Investors of a certain age will remember the economic difficulties in the United States in the late 1970s. The malaise of the time led to the use of the term stagflation used to characterize weak or negative economic growth combined with high inflation or high unemployment. In turn, this led to the use of the statistic called the “misery index” defined as the unemployment rate plus the inflation rate.
A high misery index leads to problems for two key reasons. First, having a large number of people unemployed at a time of rising prices pretty much defines the term miserable for an economy. Second, the Federal Reserve responds to inflation by raising interest rates which tends to have a cooling effect on the economy. This can raise the unemployment rate. So, during stagflation, the Fed is left with the choice of making the cost of living more expensive for everyone, or addressing the inflation problem at the expense of more people being unemployed. Both paths have negative effects.

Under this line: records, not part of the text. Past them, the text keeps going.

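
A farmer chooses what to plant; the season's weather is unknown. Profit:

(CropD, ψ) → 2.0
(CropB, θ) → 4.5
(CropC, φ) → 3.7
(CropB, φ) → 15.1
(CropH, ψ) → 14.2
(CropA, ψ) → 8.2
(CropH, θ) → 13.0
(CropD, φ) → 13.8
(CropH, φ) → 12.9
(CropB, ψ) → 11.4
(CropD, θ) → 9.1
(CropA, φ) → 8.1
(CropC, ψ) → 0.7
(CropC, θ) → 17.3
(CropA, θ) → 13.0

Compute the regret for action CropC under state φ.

11.4

Best payoff under φ is 15.1.
Regret = 15.1 − 3.7 = 11.4.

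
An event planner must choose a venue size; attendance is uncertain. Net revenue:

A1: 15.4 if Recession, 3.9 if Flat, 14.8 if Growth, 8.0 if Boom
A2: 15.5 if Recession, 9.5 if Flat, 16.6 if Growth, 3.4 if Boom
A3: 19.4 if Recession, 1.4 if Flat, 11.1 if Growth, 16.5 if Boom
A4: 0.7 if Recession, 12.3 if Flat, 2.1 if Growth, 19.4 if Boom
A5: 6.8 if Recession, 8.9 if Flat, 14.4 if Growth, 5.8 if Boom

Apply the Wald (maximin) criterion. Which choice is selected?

Row minima: A1=3.9, A2=3.4, A3=1.4, A4=0.7, A5=5.8
Best worst-case = 5.8 → A5.

A5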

Looking at the misery index, we can see the spikes when President Nixon took us off of the gold standard and larger one at the end of the Carter years. There was another jump associated with the 2008 financial crisis, and also a big spike when the COVID-19 lockdowns forced the unemployment rate to temporarily high levels. The recent increase is related to inflation.
We’re also concerned that Gross Domestic Product (GDP), the standard measure of economic growth is also overstated.
In addition, GDP numbers are inflation-adjusted. There’s a good reason for this. Take the example of a baker who bakes and sells a loaf of bread for $1. If there’s price inflation and the same baker sells the same loaf of bread the following year for $2, that doesn’t represent a doubling of economic activity. It’s merely the same economic activity combined with inflation. Shedlock points out that the adjustment for Gross Domestic Purchases (essentially, the inflation adjustment) was 3.9 percent for 2021. I add that the adjustment was 6.9 percent for the fourth quarter. It’s clear from our work on inflation (cited above) and from the volume of comments from Epoch Times readers regarding their rising cost of living that these figures are understated.
In October, the White House announced a plan to fix the port congestion by running the two ports 24 hours a day and by fining companies that didn’t pick up containers fast enough. Here’s what happened:
Import volume went from down 7.8 percent in October to down 13.2 percent in November to down 16.4 percent in December. Clearly, the White House and the Transportation Department did not fix the problem. The reason that this matters is because net imports are subtracted from GDP. While it’s true that due to port congestion, exports (which are added to GDP) also fell, because the United States imports more goods than it exports, the net effect of the ports moving fewer goods is a temporary addition to GDP figures. Adjusted for something closer to a free-trade ideal and the “excellent” recent GDP number is even further negative.